The goal is a durable, flexible datastore at a cheap price: $0.14 per machine house, $0.10/Gb into the cloud and $0.18/Gb out.
The API call list is short. Domains are used to partition data. You can think of them as tables, that helps. To add something to a domain you use this syntax:
PUT (item, 123), (description, Sweater), (color, Red), (color, Blue)
The first name-value tuple is the name of the row and needs to be unique. The remaining tuples are attributes and names can be repeated to represent a attribute with multiple values. There are no datatypes. Everything is a string.
A query looks like:
Domain = MyStore ['description' = 'Sweater']
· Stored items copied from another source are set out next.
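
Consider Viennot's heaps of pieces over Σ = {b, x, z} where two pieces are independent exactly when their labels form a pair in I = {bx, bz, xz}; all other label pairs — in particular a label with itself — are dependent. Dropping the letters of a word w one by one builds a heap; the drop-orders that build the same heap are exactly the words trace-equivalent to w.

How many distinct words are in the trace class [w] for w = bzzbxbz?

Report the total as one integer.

piece 0:b — minimal
piece 1:z — minimal
piece 2:z rests on {1:z}
piece 3:b rests on {0:b}
piece 4:x — minimal
piece 5:b rests on {3:b}
piece 6:z rests on {2:z}
minimal pieces: {0:b, 1:z, 4:x}
ways to finish when only these pieces remain (= sum over removing one remaining piece with nothing left below it):
  1 left: {4}→1  {5}→1  {6}→1
  2 left: {2,6}→1  {3,5}→1  {4,5}→2  {4,6}→2  {5,6}→2
  3 left: {0,3,5}→1  {1,2,6}→1  {2,4,6}→3  {2,5,6}→3  {3,4,5}→3  {3,5,6}→3  {4,5,6}→6
  4 left: {0,3,4,5}→4  {0,3,5,6}→4  {1,2,4,6}→4  {1,2,5,6}→4  {2,3,5,6}→6  {2,4,5,6}→12  {3,4,5,6}→12
  5 left: {0,2,3,5,6}→10  {0,3,4,5,6}→20  {1,2,3,5,6}→10  {1,2,4,5,6}→20  {2,3,4,5,6}→30
  placing 0:b first → 60 extensions
  placing 1:z first → 60 extensions
  placing 4:x first → 20 extensions
total linear extensions = 140

140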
Note that this isn't SQL. :-)
Jay Ridgeway from Nextumi took the mic to talk about their experience using SimpleDB to implement ShareThis. They've made heavy use of SimpleDB. He concluded with the following list of downsides and upsides. On the downside:
- Limited features
- minimal toolset and documentation
- no experience in house
- high switching cost
On the upside:
- zero software cost
- minimal staff costs
- low barrier to development
- responsive and reliable
- simple, pragmatic solution for a complex problem.
Nextumi does maintain a copy of the raw data in case Amazon ceased to exist for some reason, but using it would obviously require some redesign of their site. I wonder if anyone has created the SimpleDB API on top of BerkeleyDB or MySQL? That would be handy.
SimpleDB doesn't handle binary data well. The best thing is to put binary data in S3 and put a reference to it in SimpleDB.